This post first appeared on ‘More Than Writers’, the blog of the Association of Christian Writers.
There’s something odd in the biblical story of Gideon. Every time something important happens, a certain motif emerges.
It’s almost as if it is deliberate.
We meet Gideon as he is hiding under an oak tree in a narrow winepress, furtively and no doubt uncomfortably trying to thresh wheat out of sight of the invading forces. It is rather important to him that he isn’t found. Chaff is getting between his toes and the stalks are tickling his ankles.
This is the moment an angel appears and tells him that despite appearances, Gideon is a mighty warrior and God intends to use him to save Israel from the enemy.
Gideon is a little doubtful. He wants a sign and brings the visitor an offering: a goat and some hastily made bread.

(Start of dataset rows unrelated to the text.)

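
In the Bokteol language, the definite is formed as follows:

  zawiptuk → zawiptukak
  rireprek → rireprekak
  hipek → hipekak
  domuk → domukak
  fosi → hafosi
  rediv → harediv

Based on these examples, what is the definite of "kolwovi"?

hakolwovi

rireprek and rediv both begin with r- yet inflect differently (rireprekak, harediv), so the first letter is not what conditions the rule; the final letter is.
"kolwovi" ends in -i. The one such stem in the data (fosi → hafosi) adds the prefix ha-, so the same rule applies.
So kolwovi → hakolwovi.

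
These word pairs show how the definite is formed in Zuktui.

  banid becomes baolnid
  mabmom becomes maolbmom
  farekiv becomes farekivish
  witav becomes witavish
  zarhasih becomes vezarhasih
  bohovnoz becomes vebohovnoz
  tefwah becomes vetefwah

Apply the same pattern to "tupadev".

banid and farekiv both have last vowel 'i' yet inflect differently (baolnid, farekivish), so the last vowel is not what conditions the rule; the final letter is.
"tupadev" ends in -v. The stems ending in -v (farekiv → farekivish, witav → witavish) add -ish.
The other patterns: stems ending in -d or -m insert -ol- after the first vowel; stems ending in -h or -z add the prefix ve-.
So tupadev → tupadevish.

tupadevish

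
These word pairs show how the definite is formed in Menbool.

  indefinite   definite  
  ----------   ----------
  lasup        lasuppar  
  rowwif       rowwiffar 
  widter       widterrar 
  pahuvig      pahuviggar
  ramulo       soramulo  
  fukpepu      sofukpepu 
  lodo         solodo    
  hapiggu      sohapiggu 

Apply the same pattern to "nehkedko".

fukpepu and lasup both have last vowel 'u' yet inflect differently (sofukpepu, lasuppar), so the last vowel is not what conditions the rule; whether the stem ends in a vowel or a consonant is.
"nehkedko" ends in a vowel. The stems ending in a vowel (lodo → solodo, ramulo → soramulo, fukpepu → sofukpepu) add the prefix so-.
The other pattern: stems ending in a consonant double the final consonant and add -ar.
So nehkedko → sonehkedko.

sonehkedko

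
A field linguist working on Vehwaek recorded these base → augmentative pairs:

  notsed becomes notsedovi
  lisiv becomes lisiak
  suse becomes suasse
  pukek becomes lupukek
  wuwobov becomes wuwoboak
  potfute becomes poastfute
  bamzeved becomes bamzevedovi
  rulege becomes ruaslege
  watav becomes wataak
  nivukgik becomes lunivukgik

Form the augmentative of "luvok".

pukek and rulege both have last vowel 'e' yet inflect differently (lupukek, ruaslege), so the last vowel is not what conditions the rule; the final letter is.
"luvok" ends in -k. The stems ending in -k (nivukgik → lunivukgik, pukek → lupukek) add the prefix lu-.
The other patterns: stems ending in -e insert -as- after the first vowel; stems ending in -v drop the final letter and add -ak; stems ending in -d add -ovi.
So luvok → luluvok.

luluvok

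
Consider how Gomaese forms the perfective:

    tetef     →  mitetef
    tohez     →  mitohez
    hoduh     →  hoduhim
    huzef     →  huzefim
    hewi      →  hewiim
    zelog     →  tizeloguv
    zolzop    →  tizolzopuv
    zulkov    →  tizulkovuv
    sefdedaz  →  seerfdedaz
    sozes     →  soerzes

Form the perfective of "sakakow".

saerkakow

tetef and huzef both end in -f yet inflect differently (mitetef, huzefim), so the final letter is not what conditions the rule; the first letter is.
"sakakow" begins with s-. The stems beginning with s- (sefdedaz → seerfdedaz, sozes → soerzes) insert -er- after the first vowel.
The other patterns: stems beginning with t- add the prefix mi-; stems beginning with h- add -im; stems beginning with z- add ti- … -uv around the stem.
So sakakow → saerkakow.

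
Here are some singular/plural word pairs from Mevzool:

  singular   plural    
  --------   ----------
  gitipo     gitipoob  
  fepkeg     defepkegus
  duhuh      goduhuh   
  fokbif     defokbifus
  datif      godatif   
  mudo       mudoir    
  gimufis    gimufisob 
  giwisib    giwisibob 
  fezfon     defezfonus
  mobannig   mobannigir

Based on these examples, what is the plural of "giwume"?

mobannig and fepkeg both end in -g yet inflect differently (mobannigir, defepkegus), so the final letter is not what conditions the rule; the first letter is.
"giwume" begins with g-. The stems beginning with g- (gitipo → gitipoob, gimufis → gimufisob, giwisib → giwisibob) add -ob.
The other patterns: stems beginning with m- add -ir; stems beginning with f- add de- … -us around the stem; stems beginning with d- add the prefix go-.
So giwume → giwumeob.

giwumeob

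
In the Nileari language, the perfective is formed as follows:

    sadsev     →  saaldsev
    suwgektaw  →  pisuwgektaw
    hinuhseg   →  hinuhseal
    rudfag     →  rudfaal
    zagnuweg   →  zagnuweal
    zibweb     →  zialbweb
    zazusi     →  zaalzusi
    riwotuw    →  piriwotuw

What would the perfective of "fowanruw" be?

pifowanruw

rudfag and suwgektaw both have last vowel 'a' yet inflect differently (rudfaal, pisuwgektaw), so the last vowel is not what conditions the rule; the final letter is.
"fowanruw" ends in -w. The stems ending in -w (riwotuw → piriwotuw, suwgektaw → pisuwgektaw) add the prefix pi-.
So fowanruw → pifowanruw.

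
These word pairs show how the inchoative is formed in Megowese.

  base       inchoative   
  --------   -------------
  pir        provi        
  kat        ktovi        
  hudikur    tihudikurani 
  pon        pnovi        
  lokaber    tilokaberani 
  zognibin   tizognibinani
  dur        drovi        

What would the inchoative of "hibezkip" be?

tihibezkipani

zognibin and pon both end in -n yet inflect differently (tizognibinani, pnovi), so the final letter is not what conditions the rule; the number of vowels is.
"hibezkip" has 3 vowels. The stems with 3 vowels (lokaber → tilokaberani, hudikur → tihudikurani, zognibin → tizognibinani) add ti- … -ani around the stem.
So hibezkip → tihibezkipani.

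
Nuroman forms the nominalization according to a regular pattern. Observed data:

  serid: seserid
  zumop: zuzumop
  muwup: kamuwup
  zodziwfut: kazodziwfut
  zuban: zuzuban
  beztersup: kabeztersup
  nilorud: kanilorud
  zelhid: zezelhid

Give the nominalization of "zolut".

kazolut

"zolut" has last vowel 'u'. The stems whose last vowel is 'u' (beztersup → kabeztersup, nilorud → kanilorud, muwup → kamuwup) add the prefix ka-.
The other pattern: stems whose last vowel is 'a', 'i' or 'o' repeat the first consonant+vowel as a prefix.
So zolut → kazolut.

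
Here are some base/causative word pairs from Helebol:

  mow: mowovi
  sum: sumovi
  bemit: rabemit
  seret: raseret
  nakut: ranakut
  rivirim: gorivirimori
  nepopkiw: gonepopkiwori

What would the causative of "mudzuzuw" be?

"mudzuzuw" has 3 vowels. The stems with 3 vowels (rivirim → gorivirimori, nepopkiw → gonepopkiwori) add go- … -ori around the stem.
The other patterns: stems with 1 vowel add -ovi; stems with 2 vowels add the prefix ra-.
So mudzuzuw → gomudzuzuwori.

gomudzuzuwori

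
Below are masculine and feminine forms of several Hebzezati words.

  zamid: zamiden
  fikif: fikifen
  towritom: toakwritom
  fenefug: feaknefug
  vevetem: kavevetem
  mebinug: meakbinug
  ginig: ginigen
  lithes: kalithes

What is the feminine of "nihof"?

niakhof

ginig and mebinug both end in -g yet inflect differently (ginigen, meakbinug), so the final letter is not what conditions the rule; the last vowel is.
"nihof" has last vowel 'o'. The one such stem in the data (towritom → toakwritom) inserts -ak- after the first vowel (as do mebinug, fenefug), so the same rule applies.
So nihof → niakhof.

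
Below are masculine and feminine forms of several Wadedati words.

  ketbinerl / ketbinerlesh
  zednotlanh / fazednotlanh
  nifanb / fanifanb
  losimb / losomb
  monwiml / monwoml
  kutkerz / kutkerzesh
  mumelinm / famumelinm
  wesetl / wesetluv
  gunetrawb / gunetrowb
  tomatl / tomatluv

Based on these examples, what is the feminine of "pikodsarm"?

pikodsarmesh

"pikodsarm" has second-to-last letter 'r'. The stems whose second-to-last letter is 'r' (kutkerz → kutkerzesh, ketbinerl → ketbinerlesh) add -esh.
So pikodsarm → pikodsarmesh.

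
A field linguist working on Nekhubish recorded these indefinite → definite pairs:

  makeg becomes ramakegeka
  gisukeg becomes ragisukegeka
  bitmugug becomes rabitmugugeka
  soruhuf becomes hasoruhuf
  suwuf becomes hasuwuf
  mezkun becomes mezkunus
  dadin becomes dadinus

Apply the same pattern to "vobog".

ravobogeka

bitmugug and soruhuf both have last vowel 'u' yet inflect differently (rabitmugugeka, hasoruhuf), so the last vowel is not what conditions the rule; the final letter is.
"vobog" ends in -g. The stems ending in -g (makeg → ramakegeka, gisukeg → ragisukegeka, bitmugug → rabitmugugeka) add ra- … -eka around the stem.
So vobog → ravobogeka.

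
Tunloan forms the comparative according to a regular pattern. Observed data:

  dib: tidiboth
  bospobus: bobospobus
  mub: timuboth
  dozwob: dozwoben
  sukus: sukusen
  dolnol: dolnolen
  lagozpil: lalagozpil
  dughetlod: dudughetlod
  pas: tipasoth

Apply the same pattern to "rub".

pas and sukus both end in -s yet inflect differently (tipasoth, sukusen), so the final letter is not what conditions the rule; the number of vowels is.
"rub" has 1 vowel. The stems with 1 vowel (dib → tidiboth, pas → tipasoth, mub → timuboth) add ti- … -oth around the stem.
So rub → tiruboth.

tiruboth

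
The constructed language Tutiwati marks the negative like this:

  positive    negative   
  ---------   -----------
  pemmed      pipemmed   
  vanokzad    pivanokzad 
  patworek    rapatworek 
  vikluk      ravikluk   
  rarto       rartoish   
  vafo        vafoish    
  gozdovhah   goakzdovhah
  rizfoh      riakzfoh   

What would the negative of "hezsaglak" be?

rahezsaglak

pemmed and patworek both have last vowel 'e' yet inflect differently (pipemmed, rapatworek), so the last vowel is not what conditions the rule; the final letter is.
"hezsaglak" ends in -k. The stems ending in -k (patworek → rapatworek, vikluk → ravikluk) add the prefix ra-.
The other patterns: stems ending in -d add the prefix pi-; stems ending in -o add -ish; stems ending in -h insert -ak- after the first vowel.
So hezsaglak → rahezsaglak.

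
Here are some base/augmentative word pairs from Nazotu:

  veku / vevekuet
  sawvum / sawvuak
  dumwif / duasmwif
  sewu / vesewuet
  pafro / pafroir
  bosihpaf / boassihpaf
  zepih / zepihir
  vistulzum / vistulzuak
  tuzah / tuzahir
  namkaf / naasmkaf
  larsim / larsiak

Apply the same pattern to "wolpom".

wolpoak

sewu and sawvum both have last vowel 'u' yet inflect differently (vesewuet, sawvuak), so the last vowel is not what conditions the rule; the final letter is.
"wolpom" ends in -m. The stems ending in -m (sawvum → sawvuak, larsim → larsiak, vistulzum → vistulzuak) drop the final letter and add -ak.
The other patterns: stems ending in -u add ve- … -et around the stem; stems ending in -f insert -as- after the first vowel; stems ending in -h or -o add -ir.
So wolpom → wolpoak.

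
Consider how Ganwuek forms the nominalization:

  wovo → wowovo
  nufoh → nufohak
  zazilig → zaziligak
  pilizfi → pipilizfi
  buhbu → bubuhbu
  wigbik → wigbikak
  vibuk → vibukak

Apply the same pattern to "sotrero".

sosotrero

vibuk and buhbu both have last vowel 'u' yet inflect differently (vibukak, bubuhbu), so the last vowel is not what conditions the rule; whether the stem ends in a vowel or a consonant is.
"sotrero" ends in a vowel. The stems ending in a vowel (buhbu → bubuhbu, pilizfi → pipilizfi, wovo → wowovo) repeat the first consonant+vowel as a prefix.
The other pattern: stems ending in a consonant add -ak.
So sotrero → sosotrero.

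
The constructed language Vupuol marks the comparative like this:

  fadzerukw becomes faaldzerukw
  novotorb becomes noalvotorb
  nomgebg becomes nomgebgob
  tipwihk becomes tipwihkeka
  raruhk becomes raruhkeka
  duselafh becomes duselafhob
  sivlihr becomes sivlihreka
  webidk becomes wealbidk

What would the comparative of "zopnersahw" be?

zopnersahweka

"zopnersahw" has second-to-last letter 'h'. The stems whose second-to-last letter is 'h' (sivlihr → sivlihreka, tipwihk → tipwihkeka, raruhk → raruhkeka) add -eka.
The other patterns: stems whose second-to-last letter is 'b' or 'f' add -ob; stems whose second-to-last letter is 'd', 'k' or 'r' insert -al- after the first vowel.
So zopnersahw → zopnersahweka.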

A little later, having torn down his father’s false altar and received God’s Spirit, he summons some warriors and considers how he will know for sure that God is committed to saving Israel through him. He comes up with a plan and lays out the fleece of wool. Where? On the available threshing floor: the place wheat is usually smashed up to release the ears of grain. Twice he does this – once he asks that the fleece will be wet with dew in the morning while the rest of the area is dry. A second time he asks that the fleece will be dry and the threshing floor wet. Both nights God delivers.
Later, having laid off most of the volunteer army before the battle has even started, Gideon again fears how events will play out. By night he and a servant creep to the edges of the enemy camp and overhear a Midianite retelling his strange dream – a round barley loaf had tumbled into the camp and destroyed it. The enemy soldiers themselves interpret this as meaning that God has given Gideon victory. Cheered enormously, Gideon readies his men. They gather their trumpets, jars and torches and in one co-ordinated move wake the Midianites and cause no small panic.
In the ensuing chase from the camp, Gideon’s men are joined by others and he wins a massive victory. His men have worked hard, but now they are exhausted and hungry. Gideon asks for bread from the people of Succoth and Peniel. The detail matters as the locals are not inclined to help and there are nasty consequences.
This is not the entirety of the story of Gideon. For the rest, read Judges 6-8. There are some delicious details in there and some wonderful irony in the telling.
But it’s this motif that really gets me. This recurring idea of bread in various forms. Bread as life, as sacrifice, even as weapon. Gideon is associated with bread. It’s a clever little story-telling device, perhaps initially subconscious, later integrated into the story, tying parts together and drawing out other connections.
Sandwiched into the story (do humour me), using a motif is not as overt or overarching as a theme, but usually points towards it to help the reader see the purpose of the tale or its central message. The theme in Gideon’s tale could be: ‘God will save his people’. Looking at the detail of the barley loaf, ancient listeners might well have made the connection with Passover, which happens around the barley harvest. A feast of rescue, by God’s hand. Barley is also the cheaper grain, used by the common people and for animals. Did you know, barley flour does not contain much gluten and therefore is more likely to crumble than wheat? The tumbling round loaf in the dream would have crumbled as it hit the camp. This too would have gone through the ancient mind. It was cheap bread, not the noble wheat used for special occasions or people. Even tiny little Gideon could be used by God.
Another connection also makes a fascinating link. The only other times barley loaves are mentioned in the Bible are when Elisha feeds a hundred men with twenty barley loaves (2 Kings 4) and Jesus feeds five thousand plus with five small barley loaves and two small fish (John 6). Unexpected rescue, unexpected provision multiplied from something insignificant, unexpected saviour.
Is this motif idea something we can use in our own writing?
Finding motifs and symbols to lead to larger story themes is a great way of enriching a passage. In more recent literature you might consider how light and dark are used, or weather conditions or even colours. F. Scott Fitzgerald’s The Great Gatsby uses the colour green to great effect andChinua Achebe’s Things Fall Apart plays on a motif of sacrifice. What motifs have you used or could you use?
We see the device elsewhere in Old Testament narratives too, and this enriches how we read.
Consider stones within the story of Jacob. If you just read his story, you’ll see the motif recurring. Stones are a powerful metaphor for God, so what is going on there?
What about spears? Which king of Israel do you associate with spears, and are they mentioned in ways which elevate him or reveal his true colours? *
Another motif you might spot in the book of Judges is fire. Which judge was associated with stories containing fire? *
(A clue for the original listeners to tie these together is in his name, which sounded like the word for the sun.)
The more you look, the more you see. And then you may start seeing connections with other passages, which sometimes throw a whole new light on how you read things.
The Bible truly is rich in narrative details. If you are interested in reading more on this fascinating topic I do recommend Robert Alter’s The Art of Biblical Narrative, but if you are stuck for time, watch BibleProject’s Design Patterns in Biblical Narrative (6 minutes) for how word motifs carry across different texts.
And happy motif writing!
* The answers are King Saul and Samson. Do explore these characters in relation to the motifs and see whether you agree.